I don't see a specific package, why?

The current strategy of the ML Cloud Team is that unless a package is required, we do not install by default. Thus, if you have a particular need, please open a request for package through the ticketing system.

How to change my default shell to zsh

Please contact the support team with your request and list the username and shell you want, so we can change your default shell.

.....

debug1: No credentials were supplied, or the credentials were
unavailable or inaccessible
No Kerberos credentials available (default cache: FILE:/tmp/krb5cc_1000)

.....

This probably pertains to a client problem on login node.

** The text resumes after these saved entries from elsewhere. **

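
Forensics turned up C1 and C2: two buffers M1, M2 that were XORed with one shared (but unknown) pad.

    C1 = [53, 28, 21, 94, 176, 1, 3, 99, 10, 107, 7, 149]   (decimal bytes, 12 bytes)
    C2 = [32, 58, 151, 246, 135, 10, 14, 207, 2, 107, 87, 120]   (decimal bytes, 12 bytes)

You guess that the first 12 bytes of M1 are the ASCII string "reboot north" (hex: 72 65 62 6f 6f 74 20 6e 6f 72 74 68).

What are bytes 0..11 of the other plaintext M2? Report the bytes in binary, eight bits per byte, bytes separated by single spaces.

01100111 01000011 11100000 11000111 01011000 01111111 00101101 11000010 01100111 01110010 00100100 10000101

First, C1 ⊕ C2 = (M1 ⊕ K) ⊕ (M2 ⊕ K) = M1 ⊕ M2, so the key drops out. Then M2 = (M1 ⊕ M2) ⊕ M1 over the first 12 bytes.
byte 0: (35 ^ 20) ^ 72 = 15 ^ 72 = 67
byte 1: (1c ^ 3a) ^ 65 = 26 ^ 65 = 43
byte 2: (15 ^ 97) ^ 62 = 82 ^ 62 = e0
byte 3: (5e ^ f6) ^ 6f = a8 ^ 6f = c7
byte 4: (b0 ^ 87) ^ 6f = 37 ^ 6f = 58
byte 5: (01 ^ 0a) ^ 74 = 0b ^ 74 = 7f
byte 6: (03 ^ 0e) ^ 20 = 0d ^ 20 = 2d
byte 7: (63 ^ cf) ^ 6e = ac ^ 6e = c2
byte 8: (0a ^ 02) ^ 6f = 08 ^ 6f = 67
byte 9: (6b ^ 6b) ^ 72 = 00 ^ 72 = 72
byte 10: (07 ^ 57) ^ 74 = 50 ^ 74 = 24
byte 11: (95 ^ 78) ^ 68 = ed ^ 68 = 85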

Inform the ML Cloud Team so we can fix the client problem.

Problem with your conda

If you see an error such as this one below:

Collecting package metadata (repodata.json): failed

 >>>>>>>>>>>>>>>>>>>>>> ERROR REPORT <<<<<<<<<<<<<<<<<<<<<<

    Traceback (most recent call last):
      File "/usr/lib/python3.9/site-packages/conda/core/subdir_data.py", line 387, in _load
        raw_repodata_str = fetch_repodata_remote_request(
      File "/usr/lib/python3.9/site-packages/conda/core/subdir_data.py", line 858, in fetch_repodata_remote_request
        raise Response304ContentUnchanged()
    conda.core.subdir_data.Response304ContentUnchanged

    During handling of the above exception, another exception occurred:

.....

you should remove ~/.condarc from your directory and initiate again.

Possible QB-client mount

If you receive error similar to the ones below:

[user@galvani-login ~]$ srun --job-name "InteractiveJob" --ntasks=1 --nodes=1 --time 1-00:00:00 --gres=gpu:1 --pty bash
slurmstepd: error: couldn't chdir to `/mnt/qb/home/group/user': Transport endpoint is not connected: going to /tmp instead
slurmstepd: error: couldn't chdir to `/mnt/qb/home/group/group': Transport endpoint is not connected: going to /tmp instead
bash: /home/group/user/.bashrc: Transport endpoint is not connected
bash-5.1$

or

/var/spool/slurmd/job1234/slurm_script: line 20:
/home/group/user/.bashrc: Transport endpoint is not
connected

this is probably related to qb-client mounting error on the node where your job has been submitted to. Please open a ticket and we will fix the problem.

Strange wget error

If you encounter strange wget errors simply delete your ~/.wget-hsts which will solve the issue.